Le vendió los animales al tío Rafael, su cuñado, que siempre lo apoyó como mi
abuelo Manuel. Decidió por primera vez salir de su ambiente, que lo ahogaba,
trasladándonos a San José de Gracia, en el municipio de Tepatitlán, cuya
aventura frustrada describo en el relato correspondiente.
Duramos ahí menos de un año y a principios de 1940
se le presentó la oportunidad de regresar a lo suyo, al adquirir, con la venta
de la casa que había comprado, una propiedad en el rancho El Salvador, vecino a
Garabatos. Eran un poco más de doce hectáreas, unos cincuenta solares,
abandonadas por el vendedor, un anciano don Teodosio que vivía con su esposa y
una hija solterona, que en nada podían ayudarle. A cambio del arrumbo terrible,
contaba el predio con un caudal fabuloso de agua rodada limpísima, esperando
quien le sacara el gran provecho que se merecía. Los titánicos trabajos de mi
padre para convertir la propiedad en un paraíso, solo a mano limpia, y con herramientas del todo
rústicas, los doy a conocer, así como los inconvenientes, principalmente
envidias que afrontó, en el relato Rancho El Salvador.
Su búsqueda idealizada de escenarios más
limpios y la necesidad de darles escuela y protección a sus hijos, que ya éramos
seis, tres en edad escolar, principalmente yo de casi nueve años, lo decidió a
vender su magnífica propiedad en la que había logrado lo que nadie se hubiera
aventurado a predecir, así como también los hechos injustos y violentos de su
vida, pesaron bastante para que decidiera vender su pequeño paraíso que con tan
singular empeño había construido. De esta manera, el primer día de 1945, recibió
a la familia de la Torre Galindo, la entonces importante ciudad de Atotonilco
el Alto, en donde completaría su decena de hijos y entraríamos de inmediato a
la escuela los tres primeros, María Mercedes, José Luis y yo el mayor, y él a
emprender actividades muy diferentes a las del campo, que tan espléndidamente
se le daban.
Su buena voluntad y más su inexperiencia, lo
hicieron asociarse con su primo el tío Baudelio de la Torre de la Torre, de los
parientes que llamábamos del otro lado del río en Garabatos, el único de los
muchos hijos del tío Aurelio de la Torre de la Torre, mártir cristero civil, en
cuyo sacrificio que también relato aparte, le tocó en parte que sufrir.
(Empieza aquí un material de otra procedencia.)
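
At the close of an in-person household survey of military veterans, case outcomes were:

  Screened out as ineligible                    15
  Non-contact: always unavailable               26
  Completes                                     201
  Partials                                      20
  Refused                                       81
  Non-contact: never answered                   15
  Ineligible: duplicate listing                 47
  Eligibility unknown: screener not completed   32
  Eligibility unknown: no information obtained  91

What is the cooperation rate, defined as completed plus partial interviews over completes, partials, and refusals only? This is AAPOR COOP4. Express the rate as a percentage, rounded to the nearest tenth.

Non-contacts = 15 + 26 = 41
Undetermined eligibility = 32 + 91 = 123
Out of scope = 15 + 47 = 62
Numerator: 201 + 20 = 221
Denom: 201 + 20 + 81 = 302
COOP4 = 221 / 302 = 0.7318

73.2%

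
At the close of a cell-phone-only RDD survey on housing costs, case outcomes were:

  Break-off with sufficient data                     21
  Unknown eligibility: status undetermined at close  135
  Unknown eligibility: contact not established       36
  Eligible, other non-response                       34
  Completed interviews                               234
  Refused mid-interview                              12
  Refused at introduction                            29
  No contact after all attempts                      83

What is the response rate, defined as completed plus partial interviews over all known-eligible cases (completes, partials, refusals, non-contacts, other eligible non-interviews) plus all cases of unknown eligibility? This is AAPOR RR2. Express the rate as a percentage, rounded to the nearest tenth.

43.7%

Refusal or break-off = 29 + 12 = 41
Unknown if eligible = 36 + 135 = 171
Numerator: 234 + 21 = 255
Denominator: 234 + 21 + 41 + 83 + 34 + 171 = 584
RR2 = 255 / 584 = 0.4366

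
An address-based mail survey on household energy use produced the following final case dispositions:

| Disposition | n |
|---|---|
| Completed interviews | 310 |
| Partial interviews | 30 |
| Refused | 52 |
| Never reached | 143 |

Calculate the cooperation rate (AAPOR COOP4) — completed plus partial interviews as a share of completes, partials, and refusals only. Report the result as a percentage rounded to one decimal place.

Top → 310 + 30 = 340
Denominator → 310 + 30 + 52 = 392
COOP4 = 340 / 392 = 0.8673

86.7%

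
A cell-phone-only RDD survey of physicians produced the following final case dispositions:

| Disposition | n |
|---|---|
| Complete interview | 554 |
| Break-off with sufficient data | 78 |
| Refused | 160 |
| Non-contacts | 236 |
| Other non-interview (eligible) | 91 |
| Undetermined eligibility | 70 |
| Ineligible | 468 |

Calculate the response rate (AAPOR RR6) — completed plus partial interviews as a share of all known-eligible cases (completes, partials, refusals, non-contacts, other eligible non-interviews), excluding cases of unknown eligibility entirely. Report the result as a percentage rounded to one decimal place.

Numerator → 554 + 78 = 632
Base → 554 + 78 + 160 + 236 + 91 = 1119
RR6 = 632 / 1119 = 0.5648

56.5%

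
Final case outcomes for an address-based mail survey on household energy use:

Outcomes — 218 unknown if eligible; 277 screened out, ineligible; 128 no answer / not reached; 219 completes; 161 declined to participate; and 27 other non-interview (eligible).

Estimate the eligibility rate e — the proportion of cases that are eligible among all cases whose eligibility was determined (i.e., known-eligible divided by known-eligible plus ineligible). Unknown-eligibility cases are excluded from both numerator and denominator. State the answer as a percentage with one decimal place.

65.9%

Eligible (known) = 219 + 161 + 128 + 27 = 535
e = 535 / (535 + 277) = 535 / 812 = 0.6589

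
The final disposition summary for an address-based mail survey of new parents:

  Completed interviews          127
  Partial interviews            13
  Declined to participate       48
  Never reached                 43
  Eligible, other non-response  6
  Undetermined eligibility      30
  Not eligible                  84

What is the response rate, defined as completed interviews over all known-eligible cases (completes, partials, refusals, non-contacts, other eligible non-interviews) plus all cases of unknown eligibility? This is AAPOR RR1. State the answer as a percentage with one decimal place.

47.6%

Top → 127
Base → 127 + 13 + 48 + 43 + 6 + 30 = 267
RR1 = 127 / 267 = 0.4757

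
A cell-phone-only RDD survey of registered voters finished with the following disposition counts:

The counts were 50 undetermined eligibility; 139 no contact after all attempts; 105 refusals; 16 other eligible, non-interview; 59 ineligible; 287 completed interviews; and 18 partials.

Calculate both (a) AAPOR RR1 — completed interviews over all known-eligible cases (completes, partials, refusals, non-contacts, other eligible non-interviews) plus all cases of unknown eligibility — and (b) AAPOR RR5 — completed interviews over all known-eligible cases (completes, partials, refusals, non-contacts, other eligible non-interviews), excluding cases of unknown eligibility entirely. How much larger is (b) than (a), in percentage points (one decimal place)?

Num → 287
Base → 287 + 18 + 105 + 139 + 16 + 50 = 615
RR1 = 287 / 615 = 0.4667
Base → 287 + 18 + 105 + 139 + 16 = 565
RR5 = 287 / 565 = 0.5080
Difference = 50.80 − 46.67 = 4.13 percentage points

4.1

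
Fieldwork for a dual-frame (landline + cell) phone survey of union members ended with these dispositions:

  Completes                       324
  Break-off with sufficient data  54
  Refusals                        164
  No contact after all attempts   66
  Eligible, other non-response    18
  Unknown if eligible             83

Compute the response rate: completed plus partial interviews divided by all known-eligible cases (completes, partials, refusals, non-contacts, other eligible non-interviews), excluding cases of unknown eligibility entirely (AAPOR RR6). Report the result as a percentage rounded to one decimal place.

60.4%

Top = 324 + 54 = 378
Denominator = 324 + 54 + 164 + 66 + 18 = 626
RR6 = 378 / 626 = 0.6038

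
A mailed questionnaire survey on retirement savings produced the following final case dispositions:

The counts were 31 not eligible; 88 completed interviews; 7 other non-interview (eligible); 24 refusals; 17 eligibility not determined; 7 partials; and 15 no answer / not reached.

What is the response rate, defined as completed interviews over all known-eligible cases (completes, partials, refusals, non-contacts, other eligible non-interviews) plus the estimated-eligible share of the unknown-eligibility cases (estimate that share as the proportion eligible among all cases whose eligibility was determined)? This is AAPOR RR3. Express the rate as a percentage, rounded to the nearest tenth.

56.8%

Top → 88
Eligible (known) → 88 + 7 + 24 + 15 + 7 = 141
e = 141 / (141 + 31) = 141 / 172 = 0.8198
Eligible share of unknowns → 0.8198 × 17 = 13.94
Denominator → 141 + 13.94 = 154.94
RR3 = 88 / 154.94 = 0.5680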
Mi papá
compró un camión de redilas marca Fargo de la Dodge, troca en el habla popular,
que él conducía y mi papá subía y bajaba la carga, con el compromiso, que nunca
cumplió ni quiso cumplir, de enseñarlo a manejar, y luego por sí mismo se enseñó.
El asunto no pudo funcionar.
Afortunadamente consiguió entrar en la flotilla de acarreadores de material
para construir la fábrica de Industrias Unidas de Atotonilco, en pleno cerro de
la cuesta hacia Los Altos, que duró buen rato, aunque su operación fraudulenta
poco.
Compró después un carro y permiso de sitio y al
tiempo uno más, para el que contrató como chofer a un señor de Tototlán de
apellido Salazar y de mote El Cháfiro, buena persona y amistoso con mi padre y
con nosotros. Las cosas iban mejor. En una ocasión en mala hora mi padre aceptó
un viaje un tanto raro para llevar unas mujeres a los E.U. A la altura de San
Luis Potosí se encandiló con un tráiler en sentido inverso desbarrancándose. Se perdieron los dos carros y los pocos
ahorros que tenía y todavía el tío Gabriel, su cuñado, lo fue a rescatar de su
detención y quedarle en deuda.
El campo fue de nuevo nuestra salvación. Era a mediados
de año, en Garabatos como obra de la providencia, le ofrecieron dos labores
totalmente preparadas para recibir la siembra, que el usufructuario por alguna
razón no podía cultivar. Las sembró de maíz con frijol terciado, y hasta un
pedazo extra de linaza. Todo se dio muy bien, sanando la cosecha parte de las
deudas. Regresamos a Atotonilco, y como había sido prácticamente en la
temporada de vacaciones, a inscribirnos al siguiente año escolar sin pérdida de
clases.
Aquí fue cuando mi padre empezó a trabajar seis
meses en los E.U. y el resto en Atotonilco.
El patrón agricultor del país norteño, cada año
le mandaba una simple carta petición con la que ingresaba sin problema alguno.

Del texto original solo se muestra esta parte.